MisoTTS 8B clones voices in 110ms with 10-second audio samples
Miso Labs released MisoTTS 8B, an open-source text-to-speech model that clones voices from brief audio clips and generates conversational speech near real-time.
MisoTTS 8B, a new open-source text-to-speech model from Miso Labs, clones voices from a 10-second audio sample and maintains speaker identity across full conversations. The model responds in 110 milliseconds, approaching real-time performance for conversational AI applications. Weights are available on HuggingFace alongside a live demo Space and GitHub repository with inference code.
The architecture pairs a Llama 8B base model—built in the style of Llama 3.2—with a Llama 300M audio decoder. That two-stage design separates text understanding from audio synthesis, a pattern that has become common in recent open-weight TTS releases. The 8B parameter count puts MisoTTS in the same weight class as other conversational models optimized for edge deployment, though Miso Labs has not yet published GPU memory requirements or throughput benchmarks beyond the 110ms latency figure.
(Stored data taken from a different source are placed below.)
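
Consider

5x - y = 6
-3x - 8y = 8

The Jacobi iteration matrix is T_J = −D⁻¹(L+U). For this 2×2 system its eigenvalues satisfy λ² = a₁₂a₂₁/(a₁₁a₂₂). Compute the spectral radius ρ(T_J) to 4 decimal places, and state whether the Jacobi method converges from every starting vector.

a₁₂a₂₁/(a₁₁a₂₂) = (-1)·(-3) / ((5)·(-8)) = -0.075000
ρ = √|-0.075000| = √0.075000 = 0.2739
ρ < 1, so Jacobi converges

0.2739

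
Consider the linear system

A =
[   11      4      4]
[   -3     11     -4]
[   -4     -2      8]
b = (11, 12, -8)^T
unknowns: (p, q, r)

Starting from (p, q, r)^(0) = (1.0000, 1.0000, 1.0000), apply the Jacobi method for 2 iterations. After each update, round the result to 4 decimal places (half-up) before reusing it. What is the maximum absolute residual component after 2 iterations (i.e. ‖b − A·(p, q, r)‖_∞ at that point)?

3.3388

Iteration 1:
  p = (11 - (4)·1.0000 - (4)·1.0000) / (11) = 0.2727
  q = (12 - (-3)·1.0000 - (-4)·1.0000) / (11) = 1.7273
  r = (-8 - (-4)·1.0000 - (-2)·1.0000) / (8) = -0.2500
Iteration 2:
  p = (11 - (4)·1.7273 - (4)·-0.2500) / (11) = 0.4628
  q = (12 - (-3)·0.2727 - (-4)·-0.2500) / (11) = 1.0744
  r = (-8 - (-4)·0.2727 - (-2)·1.7273) / (8) = -0.4318
Residual b − A·x = (3.3388, -0.1572, -0.5456); ∞-norm = 3.3388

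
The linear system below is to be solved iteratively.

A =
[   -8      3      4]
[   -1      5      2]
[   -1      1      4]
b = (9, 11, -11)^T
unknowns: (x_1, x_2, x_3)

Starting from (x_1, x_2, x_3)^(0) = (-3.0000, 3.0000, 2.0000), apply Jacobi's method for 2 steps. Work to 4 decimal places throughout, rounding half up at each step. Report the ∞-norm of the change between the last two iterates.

Iteration 1:
  x_1 = (9 - (3)·3.0000 - (4)·2.0000) / (-8) = 1.0000
  x_2 = (11 - (-1)·-3.0000 - (2)·2.0000) / (5) = 0.8000
  x_3 = (-11 - (-1)·-3.0000 - (1)·3.0000) / (4) = -4.2500
Iteration 2:
  x_1 = (9 - (3)·0.8000 - (4)·-4.2500) / (-8) = -2.9500
  x_2 = (11 - (-1)·1.0000 - (2)·-4.2500) / (5) = 4.1000
  x_3 = (-11 - (-1)·1.0000 - (1)·0.8000) / (4) = -2.7000
Change: (-3.9500, 3.3000, 1.5500) → max |·| = 3.9500

3.9500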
Voice cloning from short samples has been a competitive frontier in open-source TTS. Earlier models often required minutes of training audio or struggled to preserve speaker characteristics across longer outputs. MisoTTS's 10-second requirement and claimed identity preservation across full conversations suggest the model is targeting real-time dialogue systems—chatbots, voice assistants, interactive agents—rather than audiobook narration or long-form content generation. The model currently supports English only.
The HuggingFace Space lets users upload a reference audio clip and type text for the cloned voice to speak, offering a quick test of voice fidelity and latency. The GitHub repository includes setup instructions and inference scripts for local deployment.